Plus généralement, For No One, emprunte les accents d’une révolte adolescente sans être bien sûr limitée par les frontières de l’âge. « C’est une révolte très adolescente mais j’ai toujours ce sentiment en moi aujourd’hui », explique DAVIS. « Les gens essayent de lui accoler l’étiquette « crise d’adolescence » mais je ne pense pas que ce soit vraiment ça : personne ne se débarrasse définitivement de sentiments comme ceux-là. Il y a des moments où j’ai juste envie de prendre la bagnole et de foutre le bordel. Et puis continuer et foutre encore plus le bordel. En fait, il s’agit plus de l’Amérique en général, les conservateurs me font enrager. J’’adore mon pays mais ça me rend complètement dingue ! Un téton entraperçu et le monde entier s’arrête de tourner ! Qu’est-ce que ça fait si un gosse voit un bout de sein, putain ! »
Sur un ton plus léger, le leader du groupe a des mots plus colorés pour décrire les paroles rythmées et le sursaut techno et effervescent de Open Up. « Fieldy a une basse très funky sur ce morceau, c’est vraiment une chanson pour bar à putes. »

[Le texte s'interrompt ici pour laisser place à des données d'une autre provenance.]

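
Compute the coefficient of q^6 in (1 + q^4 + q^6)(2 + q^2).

(1 + q^4 + q^6) has coefficients 1,0,0,0,1,0,1 for degrees 0…6.
(2 + q^2) has coefficients 2,0,1,0,0,0,0 for degrees 0…6.
[q^6] = 1·0 + 1·1 + 1·2 = 3.

3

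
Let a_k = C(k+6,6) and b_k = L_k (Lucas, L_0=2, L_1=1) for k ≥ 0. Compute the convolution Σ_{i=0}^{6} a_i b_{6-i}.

Write out a_i and b_{6-i} for i = 0,…,6 and sum the products.
Σ = 1·18 + 7·11 + 28·7 + 84·4 + 210·3 + 462·1 + 924·2 = 3567.

3567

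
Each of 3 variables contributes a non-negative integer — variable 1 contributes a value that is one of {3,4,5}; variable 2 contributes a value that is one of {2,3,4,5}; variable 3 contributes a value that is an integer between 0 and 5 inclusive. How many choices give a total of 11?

11

The generating function for the choices is (t^3 + t^4 + t^5)·(t^2 + t^3 + t^4 + t^5)·(1 + t + t^2 + t^3 + t^4 + t^5); the count is [t^11].
(t^3 + t^4 + t^5) has coefficients 0,0,0,1,1,1 for degrees 0…5.
(t^2 + t^3 + t^4 + t^5) has coefficients 0,0,1,1,1,1,0,0,0,0,0,0 for degrees 0…11.
Finally multiplying by (1 + t + t^2 + t^3 + t^4 + t^5), the product of all factors after the first has coefficients 0,0,1,2,3,4,4,4,3,2,1,0 for degrees 0…11.
[t^11] = 1·3 + 1·4 + 1·4 = 11.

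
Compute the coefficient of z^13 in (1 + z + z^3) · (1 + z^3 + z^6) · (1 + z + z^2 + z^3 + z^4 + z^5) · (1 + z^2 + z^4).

(1 + z + z^3) has coefficients 1,1,0,1 for degrees 0…3.
(1 + z^3 + z^6) has coefficients 1,0,0,1,0,0,1,0,0,0,0,0,0,0 for degrees 0…13.
Multiplying by (1 + z + z^2 + z^3 + z^4 + z^5) gives running coefficients 1,1,1,2,2,2,2,2,2,1,1,1,0,0 for degrees 0…13.
Finally multiplying by (1 + z^2 + z^4), the product of all factors after the first has coefficients 1,1,2,3,4,5,5,6,6,5,5,4,3,2 for degrees 0…13.
[z^13] = 1·2 + 1·3 + 1·5 = 10.

10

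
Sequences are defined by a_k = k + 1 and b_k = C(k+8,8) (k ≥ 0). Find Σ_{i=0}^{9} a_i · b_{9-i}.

This is [x^9] in the product of the two ordinary generating functions.
Σ = 1·24310 + 2·12870 + 3·6435 + 4·3003 + 5·1287 + 6·495 + 7·165 + 8·45 + 9·9 + 10·1 = 92378.

92378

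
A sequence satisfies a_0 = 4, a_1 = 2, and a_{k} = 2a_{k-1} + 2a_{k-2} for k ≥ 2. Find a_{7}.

The ordinary generating function has denominator 1 - 2x - 2x^2.
Iterating the recurrence: a_0,…,a_{7} = 4, 2, 12, 28, 80, 216, 592, 1616.

1616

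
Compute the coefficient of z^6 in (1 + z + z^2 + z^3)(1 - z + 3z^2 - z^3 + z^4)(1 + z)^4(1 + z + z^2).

(1 + z + z^2 + z^3) has coefficients 1,1,1,1 for degrees 0…3.
(1 - z + 3z^2 - z^3 + z^4) has coefficients 1,-1,3,-1,1,0,0 for degrees 0…6.
Multiplying by (1 + z)^4 gives running coefficients 1,3,5,9,12,9,5 for degrees 0…6.
Finally multiplying by (1 + z + z^2), the product of all factors after the first has coefficients 1,4,9,17,26,30,26 for degrees 0…6.
[z^6] = 1·26 + 1·30 + 1·26 + 1·17 = 99.

99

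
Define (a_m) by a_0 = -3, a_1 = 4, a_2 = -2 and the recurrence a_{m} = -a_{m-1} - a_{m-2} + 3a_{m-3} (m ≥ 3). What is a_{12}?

The ordinary generating function has denominator 1 + x + x^2 - 3x^3.
Iterating the recurrence: a_0,…,a_{12} = -3, 4, -2, -11, 25, -20, -38, 133, -155, -92, 646, -1019, 97.

97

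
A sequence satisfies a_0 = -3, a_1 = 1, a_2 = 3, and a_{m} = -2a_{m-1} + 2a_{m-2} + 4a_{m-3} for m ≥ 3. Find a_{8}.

1032

The ordinary generating function has denominator 1 + 2y - 2y^2 - 4y^3.
Iterating the recurrence: a_0,…,a_{8} = -3, 1, 3, -16, 42, -104, 228, -496, 1032.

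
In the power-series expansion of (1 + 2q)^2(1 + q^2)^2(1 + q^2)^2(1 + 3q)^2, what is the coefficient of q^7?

400

(1 + 2q)^2 has coefficients 1,4,4 for degrees 0…2.
(1 + q^2)^2 has coefficients 1,0,2,0,1,0,0,0 for degrees 0…7.
Multiplying by (1 + q^2)^2 gives running coefficients 1,0,4,0,6,0,4,0 for degrees 0…7.
Finally multiplying by (1 + 3q)^2, the product of all factors after the first has coefficients 1,6,13,24,42,36,58,24 for degrees 0…7.
[q^7] = 1·24 + 4·58 + 4·36 = 400.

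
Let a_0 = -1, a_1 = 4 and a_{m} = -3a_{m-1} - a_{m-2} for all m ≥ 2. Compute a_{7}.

The ordinary generating function has denominator 1 + 3q + q^2.
Iterating the recurrence: a_0,…,a_{7} = -1, 4, -11, 29, -76, 199, -521, 1364.

1364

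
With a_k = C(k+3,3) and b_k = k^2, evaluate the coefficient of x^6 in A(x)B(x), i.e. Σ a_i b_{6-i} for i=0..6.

The convolution is the x^6 coefficient of A(x)B(x).
Σ = 1·36 + 4·25 + 10·16 + 20·9 + 35·4 + 56·1 + 84·0 = 672.

672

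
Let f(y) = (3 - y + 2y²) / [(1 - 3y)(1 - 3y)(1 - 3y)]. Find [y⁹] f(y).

3109914

The denominator gives the recurrence a_n = 9a_(n−1) − 27a_(n−2) + 27a_(n−3) for n ≥ 3; the numerator fixes a_0 = 3, a_1 = 26, a_2 = 155.
Iterating: 3, 26, 155, 774, 3483, 14634, 58563, 225990, 847827, 3109914, so a_9 = 3109914.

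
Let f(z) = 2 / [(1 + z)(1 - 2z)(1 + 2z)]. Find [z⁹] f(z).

Partial fractions give a closed form: a_n = (-2/3)·(-1)^n + (2/3)·2^n + (2)·(-2)^n.
At n = 9: a_9 = -682.

-682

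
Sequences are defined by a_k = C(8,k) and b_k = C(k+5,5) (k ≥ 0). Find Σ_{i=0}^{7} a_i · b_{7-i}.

The convolution is the t^7 coefficient of A(t)B(t).
Σ = 1·792 + 8·462 + 28·252 + 56·126 + 70·56 + 56·21 + 28·6 + 8·1 = 23872.

23872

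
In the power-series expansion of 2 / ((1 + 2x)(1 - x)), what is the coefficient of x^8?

Partial fractions give a closed form: a_n = (4/3)·(-2)^n + (2/3)·1^n.
At n = 8: a_8 = 342.

342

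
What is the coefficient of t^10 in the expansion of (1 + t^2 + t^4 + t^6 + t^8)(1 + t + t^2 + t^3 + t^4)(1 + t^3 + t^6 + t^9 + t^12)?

8

(1 + t^2 + t^4 + t^6 + t^8) has coefficients 1,0,1,0,1,0,1,0,1 for degrees 0…8.
(1 + t + t^2 + t^3 + t^4) has coefficients 1,1,1,1,1,0,0,0,0,0,0 for degrees 0…10.
Finally multiplying by (1 + t^3 + t^6 + t^9 + t^12), the product of all factors after the first has coefficients 1,1,1,2,2,1,2,2,1,2,2 for degrees 0…10.
[t^10] = 1·2 + 1·1 + 1·2 + 1·2 + 1·1 = 8.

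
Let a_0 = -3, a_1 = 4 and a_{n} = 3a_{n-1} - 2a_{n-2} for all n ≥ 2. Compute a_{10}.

The ordinary generating function has denominator 1 - 3q + 2q^2.
Iterating the recurrence: a_0,…,a_{10} = -3, 4, 18, 46, 102, 214, 438, 886, 1782, 3574, 7158.

7158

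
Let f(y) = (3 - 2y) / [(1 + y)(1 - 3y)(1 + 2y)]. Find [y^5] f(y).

Partial fractions give a closed form: a_n = (-5/4)·(-1)^n + (21/20)·3^n + (16/5)·(-2)^n.
At n = 5: a_5 = 154.

154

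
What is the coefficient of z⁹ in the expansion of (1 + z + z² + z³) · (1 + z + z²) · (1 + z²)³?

(1 + z + z² + z³) has coefficients 1,1,1,1 for degrees 0…3.
(1 + z + z²) has coefficients 1,1,1,0,0,0,0,0,0,0 for degrees 0…9.
Finally multiplying by (1 + z²)³, the product of all factors after the first has coefficients 1,1,4,3,6,3,4,1,1,0 for degrees 0…9.
[z⁹] = 1·0 + 1·1 + 1·1 + 1·4 = 6.

6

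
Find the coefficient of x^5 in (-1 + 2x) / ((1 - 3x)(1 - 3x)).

-648

The denominator gives the recurrence a_n = 6a_(n−1) − 9a_(n−2) for n ≥ 2; the numerator fixes a_0 = -1, a_1 = -4.
Iterating: -1, -4, -15, -54, -189, -648, so a_5 = -648.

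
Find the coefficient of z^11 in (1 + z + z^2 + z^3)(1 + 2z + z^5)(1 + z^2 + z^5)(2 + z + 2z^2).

(1 + z + z^2 + z^3) has coefficients 1,1,1,1 for degrees 0…3.
(1 + 2z + z^5) has coefficients 1,2,0,0,0,1,0,0,0,0,0,0 for degrees 0…11.
Multiplying by (1 + z^2 + z^5) gives running coefficients 1,2,1,2,0,2,2,1,0,0,1,0 for degrees 0…11.
Finally multiplying by (2 + z + 2z^2), the product of all factors after the first has coefficients 2,5,6,9,4,8,6,8,5,2,2,1 for degrees 0…11.
[z^11] = 1·1 + 1·2 + 1·2 + 1·5 = 10.

10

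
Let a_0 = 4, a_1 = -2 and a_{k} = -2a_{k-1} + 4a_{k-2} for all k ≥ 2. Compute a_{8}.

18688

The ordinary generating function has denominator 1 + 2x - 4x^2.
Iterating the recurrence: a_0,…,a_{8} = 4, -2, 20, -48, 176, -544, 1792, -5760, 18688.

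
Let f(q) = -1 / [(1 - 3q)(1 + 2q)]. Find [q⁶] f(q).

-463

Partial fractions give a closed form: a_n = (-3/5)·3^n + (-2/5)·(-2)^n.
At n = 6: a_6 = -463.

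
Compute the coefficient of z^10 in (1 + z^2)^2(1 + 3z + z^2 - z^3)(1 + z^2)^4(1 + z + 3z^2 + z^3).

196

(1 + z^2)^2 has coefficients 1,0,2,0,1 for degrees 0…4.
(1 + 3z + z^2 - z^3) has coefficients 1,3,1,-1,0,0,0,0,0,0,0 for degrees 0…10.
Multiplying by (1 + z^2)^4 gives running coefficients 1,3,5,11,10,14,10,6,5,-1,1 for degrees 0…10.
Finally multiplying by (1 + z + 3z^2 + z^3), the product of all factors after the first has coefficients 1,4,11,26,39,62,65,68,55,32,21 for degrees 0…10.
[z^10] = 1·21 + 2·55 + 1·65 = 196.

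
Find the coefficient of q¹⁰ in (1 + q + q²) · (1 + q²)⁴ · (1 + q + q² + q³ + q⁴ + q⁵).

27

(1 + q + q²) has coefficients 1,1,1 for degrees 0…2.
(1 + q²)⁴ has coefficients 1,0,4,0,6,0,4,0,1,0,0 for degrees 0…10.
Finally multiplying by (1 + q + q² + q³ + q⁴ + q⁵), the product of all factors after the first has coefficients 1,1,5,5,11,11,14,14,11,11,5 for degrees 0…10.
[q¹⁰] = 1·5 + 1·11 + 1·11 = 27.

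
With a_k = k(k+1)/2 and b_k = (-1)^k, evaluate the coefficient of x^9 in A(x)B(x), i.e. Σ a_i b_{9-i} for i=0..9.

25

The convolution is the x^9 coefficient of A(x)B(x).
Σ = 0·(-1) + 1·1 + 3·(-1) + 6·1 + 10·(-1) + 15·1 + 21·(-1) + 28·1 + 36·(-1) + 45·1 = 25.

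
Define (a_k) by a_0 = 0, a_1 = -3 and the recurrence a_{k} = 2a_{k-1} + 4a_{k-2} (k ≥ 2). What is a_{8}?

The ordinary generating function has denominator 1 - 2z - 4z^2.
Iterating the recurrence: a_0,…,a_{8} = 0, -3, -6, -24, -72, -240, -768, -2496, -8064.

-8064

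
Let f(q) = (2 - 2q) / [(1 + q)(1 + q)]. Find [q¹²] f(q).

The denominator gives the recurrence a_n = −2a_(n−1) − a_(n−2) for n ≥ 2; the numerator fixes a_0 = 2, a_1 = -6.
Iterating: 2, -6, 10, -14, 18, -22, 26, -30, 34, -38, 42, -46, 50, so a_12 = 50.

50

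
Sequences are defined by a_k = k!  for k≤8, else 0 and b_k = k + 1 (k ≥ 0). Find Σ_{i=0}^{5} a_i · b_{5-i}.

This is [x^5] in the product of the two ordinary generating functions.
Σ = 1·6 + 1·5 + 2·4 + 6·3 + 24·2 + 120·1 = 205.

205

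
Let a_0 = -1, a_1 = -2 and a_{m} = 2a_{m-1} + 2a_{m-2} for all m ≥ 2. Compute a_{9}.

-6688

The ordinary generating function has denominator 1 - 2q - 2q^2.
Iterating the recurrence: a_0,…,a_{9} = -1, -2, -6, -16, -44, -120, -328, -896, -2448, -6688.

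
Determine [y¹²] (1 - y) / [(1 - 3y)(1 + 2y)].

Partial fractions give a closed form: a_n = (2/5)·3^n + (3/5)·(-2)^n.
At n = 12: a_12 = 215034.

215034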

Si quelqu’un a un problème avec la source d’inspiration de DAVIS ou le choix des mots « bruts de décoffrage » qu’il emploie, Hypocrite a été écrit pour lui. «Ce morceau, c’est un vrai cri du cœur », explique-t-il, réprimant un rire. « C’est ma flèche décochée aux religions organisées et à tout mouvement en général, tous ces cons qui prennent notre argent au nom de Dieu ! On peut les voir dans les bars à putes, ce sont de sacrés hypocrites. » Tout cela servi avec un soupçon d’autodérision : quand on y réfléchit, le refrain de Hypocrite résonne un peu comme un chœur de Broadway un peu déglingué et ce n’est pas un hasard. « Je vais vous avouer une chose, Broadway, j’adore. J’ai grandi avec ça ! Et ces influences osent enfin sortir du placard. La raison qui m’a fait aller vers le rock, c’est Jésus Christ Superstar. Marrant, non ? Bien sûr quand c’est sorti, comme c’était un opéra rock, ils ont cru que c’était un blasphème. »
Un blasphème. On en a dit autant sur KORN, ce qui ne l’a a pas ralenti d’une semelle. Le plus effrayant ? Le groupe devient de plus en plus fort. Si la première décennie de KORN a signé l’avènement d’une ère nouvelle pour le heavy, accrochez-vous parce que la prochaine décennie démarre aujourd’hui avec le maelström le plus implacable du groupe à ce jour.